自称「天然女子」に言いたいたった1つのこと。

私は天然である。

可愛いほうじゃなくてガチのやつだ。

ウケ狙いの一言で場が凍る、何気なく場が凍る、知らぬ間に場が凍っていた、などと供述しており、左手が水平を見失って味噌汁をぶちまけるなど、数々の苦い思い出を量産するなどした。

これは天然によく見られる傾向なのか、相手がなぜ怒っているのか分からないことがある。それと同様に、なぜ笑っているのか分からないこともある。

今まで周りのみなさんに迷惑をかけておきながら勝手な言い分である、しかし言わせてほしい、非常に生きづらい。

自称「天然女子」に言いたいたった1つのこと。

「天然だよね」と言った際の反応しだいで自称天然女子か本当の天然か分かる、という説がある。結構盛り上がっているようだ。

もしあなたにヘソが2つあったら、と想像してみてほしい。

「私ヘソが2つあるんだよね」と言うのは近々プールに行く予定があって、事前に予防線を張っておきたい時だろう。

「ヘソ2つあるの?」と聞かれて「うん、あるよ」と答えるのはここで嘘をついたところでいずれバレると思っているからだし、「いや、ないよ」と言う時はいずれバレるにしても今は隠しておきたいからだろう。

それが「天然」になった途端、あれは嘘だこれは本当だと議論が盛んになる。

本当の天然はそのうち、明らかにそいつにとって不利益になる場所で何かをぶちまけると思うので、その時を待ってやってほしい。

「天然=可愛い女子」というイメージが定着している昨今。

自覚しているのだが、天然っていうのは驚くほど可愛くない。

仮に可愛いとしても、頭の悪い動物が同じ場所でぐるぐる回っているのを見て「カワイイー」と言うのと同じである。頭が悪すぎて一周回って可愛げがあるという、とてつもなく不名誉な「可愛い」である。

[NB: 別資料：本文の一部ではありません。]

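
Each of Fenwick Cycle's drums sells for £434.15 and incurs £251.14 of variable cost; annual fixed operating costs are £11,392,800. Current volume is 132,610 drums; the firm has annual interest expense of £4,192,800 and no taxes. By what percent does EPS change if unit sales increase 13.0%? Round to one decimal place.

Total contribution margin = 132,610 × £183.01 = £24,268,956.10.
EBIT = £24,268,956.10 − £11,392,800 = £12,876,156.10.
Interest = £4,192,800.00, so EBIT − I = £8,683,356.10.
DCL = total CM / (EBIT − I) = £24,268,956.10 / £8,683,356.10 = 2.7949.
%ΔEPS = DCL × %ΔSales = 2.7949 × +13.0% = +36.3%.

+36.3%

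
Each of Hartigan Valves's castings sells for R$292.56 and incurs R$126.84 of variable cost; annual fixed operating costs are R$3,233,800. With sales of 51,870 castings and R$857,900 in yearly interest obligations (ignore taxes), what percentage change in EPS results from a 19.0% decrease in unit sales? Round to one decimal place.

Total contribution margin = 51,870 × R$165.72 = R$8,595,896.40.
Subtracting fixed costs: EBIT = R$8,595,896.40 − R$3,233,800 = R$5,362,096.40.
Interest = R$857,900.00, so EBIT − I = R$4,504,196.40.
Degree of combined leverage = contribution ÷ (EBIT − I) = R$8,595,896.40 ÷ R$4,504,196.40 = 1.9084.
%ΔEPS = DCL × %ΔSales = 1.9084 × -19.0% = -36.3%.

-36.3%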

じゃあ天然とは何か。端的にまとめると「ヤベェ奴」のことである。何がヤベェかって言うと、自分の何がヤベェのかきちんと把握できないところがヤベェ。

自分の何気ない一言で場が凍ったとき、私には場が凍ったことは分かるが、なぜ凍ったのかは分からない。

何がいけないのか分からないので、おそらく同じ間違いを繰り返す。

しかし「天然だから仕方ないな」と諦めてしまったが最後、友達はいなくなる上に今後も一人もできることはないストロングゼロ状態に突入してしまう。

そこで、私が必死こいて身につけた技は、「黙る」である。おもろいギャグが思い浮かんでも黙る技術。ただ笑顔だけを浮かべる技術。

さらに、「コレなら言っても絶対場が凍らない」というパターンを増やしていく。

私が今のところ自信を持っているのは、「同調」である。「相槌・感嘆符・相手のセリフの繰り返し」などを駆使して同調しているうちは、絶対に場が凍らない。「例え話」は感覚のズレが顕著に出るからやめておく。

それでも、天然だとバレてしまうことが多い。私にとっての天然とは時限爆弾である。

天然はピエロ扱いされることが多いので、バレると厄介である。感覚がほかの人とズレているせいで感情がないと思われているらしく、どれだけいじっても傷つかないと思われている節がある。

しかし、自称天然女子=ニセモノ、が多いおかげで、まるで価値のない天然に「本物である」という稀少価値が付加され、なぜか価値あるもののように扱われる場合もある。

「ゾウの糞って初めて見た」と同じジャンルの価値である。

ある意味ありがたいのだが、自称天然女子は本物の天然になんぞ憧れていないし、なりたくもないはずだ。

たとえば可愛らしく男性の前でドジをしている自称天然女子が、風呂掃除をしている時に頭からシャワーを浴びたいのかと言えば、そうではないだろう。

しかし私は自称天然女子になりたい。私がぶちまけた味噌汁を拭いている時間、自称天然女子は自分磨きや趣味、勉学や仕事に費やすことができる。

時間の浪費と書いて天然と読むこともできるわけだ。

自称天然女子に言いたいことがある。

天然は可愛いという風潮を作ってくれてありがとう。

本当の天然はただヤベェだけである。天然の可愛いとされる部分は、すべて自称天然女子が作ってくれている。

私たちはその風潮に乗っかっているだけだ。

たまにヤベェことをしでかしながら、それでも「天然は可愛い」という風潮のおかげで、あたかも「賢い女性が天然になりたがっている」かのような都市伝説のおかげで、今日もなんとか人間として生きている。